Den Ausklang der „AMMERSEErenade 2019“ bestreitet in der Samstags-Matinee im Münchner Künstlerhaus am Lenbachplatz wieder das Streichquartett des Tschaikowsky Symphonie Orchesters Moskau. Neben Tschaikowskys erstem Quartett musizieren die vier Streicher das 8. Quartett von Schostakowitsch.
Auch heuer ist der Verein „Kultur am Ammersee“ unter dem Vorsitz von Hans-Joachim Scholz und Doris Pospischil glücklich, dass er ein so hochkarätiges Festivalprogramm auf die Beine stellen konnte. Beim ersten „Liberation Concert“ im vergangenen Jahr engagierte sich Stargeigerin Anne-Sophie Mutter und musizierte – nach Zubin Mehtas krankheitsbedingter Absage – zusammen mit den jungen Musikern des Symphonieorchesters der Buchmann Mehta School of Music aus Tel Aviv.
Das „Liberation Concert“ in St. Ottilien erinnert an jenes Befreiungskonzert, das überlebende Musiker der Konzentrationslager 1945, nur drei Wochen nach Kriegsende, auf dem Klostergelände gaben. Dorthin waren viele befreite KZ-Häftlinge gebracht worden.
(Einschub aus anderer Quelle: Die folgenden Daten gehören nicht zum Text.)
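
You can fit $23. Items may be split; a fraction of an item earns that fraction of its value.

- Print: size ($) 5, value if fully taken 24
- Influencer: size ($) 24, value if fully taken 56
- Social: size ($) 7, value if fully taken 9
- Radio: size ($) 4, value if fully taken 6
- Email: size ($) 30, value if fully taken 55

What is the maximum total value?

Sort by value density: Print 24/5≈4.8, Influencer 56/24≈2.33, Email 55/30≈1.83, Radio 6/4≈1.5, Social 9/7≈1.29.
Take all of Print (5 $, value 24) — 18 $ left.
Only 18 $ remain; take 18/24 of Influencer for value 56×18/24 = 42.
Total value = 66.

66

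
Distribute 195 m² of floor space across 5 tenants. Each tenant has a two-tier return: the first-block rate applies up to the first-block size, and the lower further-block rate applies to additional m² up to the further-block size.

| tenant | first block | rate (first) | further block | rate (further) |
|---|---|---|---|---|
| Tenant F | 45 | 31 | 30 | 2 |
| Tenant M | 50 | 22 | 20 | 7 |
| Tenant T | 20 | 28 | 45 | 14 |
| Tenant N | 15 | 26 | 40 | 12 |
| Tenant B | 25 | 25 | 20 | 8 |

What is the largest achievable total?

Order all 10 blocks by rate: Tenant F/first 31 > Tenant T/first 28 > Tenant N/first 26 > Tenant B/first 25 > Tenant M/first 22 > Tenant T/second 14 > Tenant N/second 12 > Tenant B/second 8 > Tenant M/second 7 > Tenant F/second 2.
Fill Tenant F first block (45 at 31) — 150 left.
Tenant T/first (28): +20 — 130 left.
Tenant N/first (26): +15 — 115 left.
Tenant B/first (25): +25 — 90 left.
Tenant M/first (22): +50 — 40 left.
40 remain; put them into Tenant T second at 14.
Total = 31×45 + 28×20 + 26×15 + 25×25 + 22×50 + 14×40 = 4630.

4630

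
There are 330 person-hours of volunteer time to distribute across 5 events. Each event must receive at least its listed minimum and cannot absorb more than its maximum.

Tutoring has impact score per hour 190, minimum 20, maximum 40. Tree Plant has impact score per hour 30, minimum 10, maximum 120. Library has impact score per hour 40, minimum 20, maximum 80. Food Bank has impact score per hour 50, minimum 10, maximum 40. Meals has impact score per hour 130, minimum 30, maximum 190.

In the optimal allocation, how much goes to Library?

50

Meeting every minimum uses 20+10+20+10+30 = 90 person-hours, leaving 240.
Order the events by impact score per hour: Tutoring 190 > Meals 130 > Food Bank 50 > Library 40 > Tree Plant 30.
Give Tutoring 20 more to hit its cap of 40 ; 220 left.
Meals: +160 to 190 (cap) ; 60 left.
Food Bank takes 30 more to reach its cap of 40 ; 30 left.
Library has room for 60 more but only 30 remain, so it gets 50.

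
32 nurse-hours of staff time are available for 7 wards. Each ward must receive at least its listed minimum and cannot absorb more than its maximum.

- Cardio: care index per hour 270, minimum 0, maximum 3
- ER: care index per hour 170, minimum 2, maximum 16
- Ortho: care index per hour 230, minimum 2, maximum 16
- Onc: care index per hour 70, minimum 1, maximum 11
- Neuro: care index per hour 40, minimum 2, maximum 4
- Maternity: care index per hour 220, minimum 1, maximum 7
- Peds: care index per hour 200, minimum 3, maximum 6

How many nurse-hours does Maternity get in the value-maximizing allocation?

5

Meeting every minimum uses 0+2+2+1+2+1+3 = 11 nurse-hours, leaving 21.
Highest care index per hour first: Cardio 270 > Ortho 230 > Maternity 220 > Peds 200 > ER 170 > Onc 70 > Neuro 40.
Cardio takes 3 more to reach its cap of 3 — 18 left.
Ortho takes 14 more to reach its cap of 16 — 4 left.
Maternity has room for 6 more but only 4 remain, so it gets 5.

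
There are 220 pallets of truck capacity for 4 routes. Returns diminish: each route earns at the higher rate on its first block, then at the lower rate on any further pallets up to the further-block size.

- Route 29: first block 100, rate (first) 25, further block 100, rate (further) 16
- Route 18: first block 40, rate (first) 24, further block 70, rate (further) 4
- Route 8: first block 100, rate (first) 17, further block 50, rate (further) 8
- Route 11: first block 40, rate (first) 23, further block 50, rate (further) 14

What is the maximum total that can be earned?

5060

Order all 8 blocks by rate: Route 29/tier1 25 > Route 18/tier1 24 > Route 11/tier1 23 > Route 8/tier1 17 > Route 29/tier2 16 > Route 11/tier2 14 > Route 8/tier2 8 > Route 18/tier2 4.
Route 29 tier1 at 25: fill all 100 ; 120 left.
Route 18 tier1 at 24: fill all 40 ; 80 left.
Route 11 tier1 at 23: fill all 40 ; 40 left.
Route 8/tier1: +40 of 100 at 17; pool empty.
Total = 25×100 + 24×40 + 23×40 + 17×40 = 5060.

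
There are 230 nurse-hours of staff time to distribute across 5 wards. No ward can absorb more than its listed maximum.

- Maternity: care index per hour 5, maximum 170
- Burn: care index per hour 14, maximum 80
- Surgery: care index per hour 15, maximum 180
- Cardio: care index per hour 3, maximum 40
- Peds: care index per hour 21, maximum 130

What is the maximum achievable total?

Rank by care index per hour: Peds 21 > Surgery 15 > Burn 14 > Maternity 5 > Cardio 3.
Give Peds 130 to hit its cap of 130 — 100 left.
Surgery: +100 (room for 180) → 100. Pool exhausted.
Total = 15×100 + 21×130 = 4230.

4230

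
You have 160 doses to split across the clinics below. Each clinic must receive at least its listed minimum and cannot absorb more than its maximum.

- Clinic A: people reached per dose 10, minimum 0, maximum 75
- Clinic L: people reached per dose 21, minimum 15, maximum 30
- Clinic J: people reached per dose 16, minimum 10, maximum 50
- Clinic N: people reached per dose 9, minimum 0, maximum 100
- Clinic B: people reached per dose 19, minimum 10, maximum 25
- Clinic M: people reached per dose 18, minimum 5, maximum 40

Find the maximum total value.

Meeting every minimum uses 0+15+10+0+10+5 = 40 doses, leaving 120.
Rank by people reached per dose: Clinic L 21 > Clinic B 19 > Clinic M 18 > Clinic J 16 > Clinic A 10 > Clinic N 9.
Give Clinic L 15 more to hit its cap of 30 → 105 left.
Clinic B: +15 to 25 (cap) → 90 left.
Clinic M: +35 to 40 (cap) → 55 left.
Clinic J takes 40 more to reach its cap of 50 → 15 left.
Clinic A: +15 (room for 75) → 15. Pool exhausted.
Total = 10×15 + 21×30 + 16×50 + 19×25 + 18×40 = 2775.

2775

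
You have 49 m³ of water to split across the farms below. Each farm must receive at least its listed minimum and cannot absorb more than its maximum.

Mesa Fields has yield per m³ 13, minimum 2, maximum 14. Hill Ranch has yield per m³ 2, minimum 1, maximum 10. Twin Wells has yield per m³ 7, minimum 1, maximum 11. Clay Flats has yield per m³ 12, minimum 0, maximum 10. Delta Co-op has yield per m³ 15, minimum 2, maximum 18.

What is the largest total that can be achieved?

616

Meeting every minimum uses 2+1+1+0+2 = 6 m³, leaving 43.
Rank by yield per m³: Delta Co-op 15 > Mesa Fields 13 > Clay Flats 12 > Twin Wells 7 > Hill Ranch 2.
Give Delta Co-op 16 more to hit its cap of 18 → 27 left.
Give Mesa Fields 12 more to hit its cap of 14 → 15 left.
Clay Flats: +10 to 10 (cap) → 5 left.
Only 5 left; Twin Wells takes them to reach 6.
Total = 13×14 + 2×1 + 7×6 + 12×10 + 15×18 = 616.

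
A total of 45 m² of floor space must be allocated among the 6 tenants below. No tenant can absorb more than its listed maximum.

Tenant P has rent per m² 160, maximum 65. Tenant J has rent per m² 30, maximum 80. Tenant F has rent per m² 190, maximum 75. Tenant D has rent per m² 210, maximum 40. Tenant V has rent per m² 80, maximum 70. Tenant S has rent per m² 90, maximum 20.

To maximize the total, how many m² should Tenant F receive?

5

Highest rent per m² first: Tenant D 210 > Tenant F 190 > Tenant P 160 > Tenant S 90 > Tenant V 80 > Tenant J 30.
Tenant D takes 40 to reach its cap of 40 — 5 left.
Tenant F has room for 75 but only 5 remain, so it gets 5.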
Dort lebten sie als „displaced Persons“ drei Jahre lang, in jener Zeit wurden im Hospital mehr als 400 Babys geboren.
Diese Zeichen von Überlebenskraft und Hoffnung, von denen Mönche des Missionsbenediktinerordens im Gespräch mit Doris Pospischil und Hans-Joachim Scholz berichteten, weckten bei den beiden den Wunsch, das „Liberation Concert“ wieder aufleben zu lassen und ins Programm der „AMMERSEErenade“ aufzunehmen. Der Erlös dieses Benefizkonzertes, in dem die Stars auf ihre Gagen verzichten, fließt dem Projekt „Artist/Journalist in Residence“ zu. Alle zwei Jahre sollen junge Leute aus den Bereichen Musik, bildende Kunst, Fotografie oder Wort die Möglichkeit bekommen, im Kloster zu leben und zu arbeiten. „Damit wollen wir Toleranz, Freiheit und Wahrheit im Schaffen der jungen Künstler fördern“, erläutern Pospischil und Scholz.
Der ehemalige Banker widmet sich zusammen mit seiner Frau und all den aktiven und fördernden Vereinsmitgliedern der „AMMERSEErenade“ nun ganz der Musik – seiner großen Leidenschaft. Die „Belohnung“ bleibt nicht aus: Die Künstler kommen gerne an den Ammersee und die zahlreichen Besucher genießen das vielfältige Musikprogramm – ob in der Scheune, im ehemaligen Kuhstall, in der kleinen Kapelle oder im großen Gotteshaus der Erzabtei.
„Es war ein sehr emotionaler Moment, als zum Abschluss des ersten ,Liberation Concerts‘ die große Glocke von St. Ottilien läutete“, erzählt Doris Pospischil, die sich schon freut, wenn 2020 der 1300. Todestag der heiligen Ottilie gefeiert und sicher auf das Konzertprogramm ausstrahlen wird.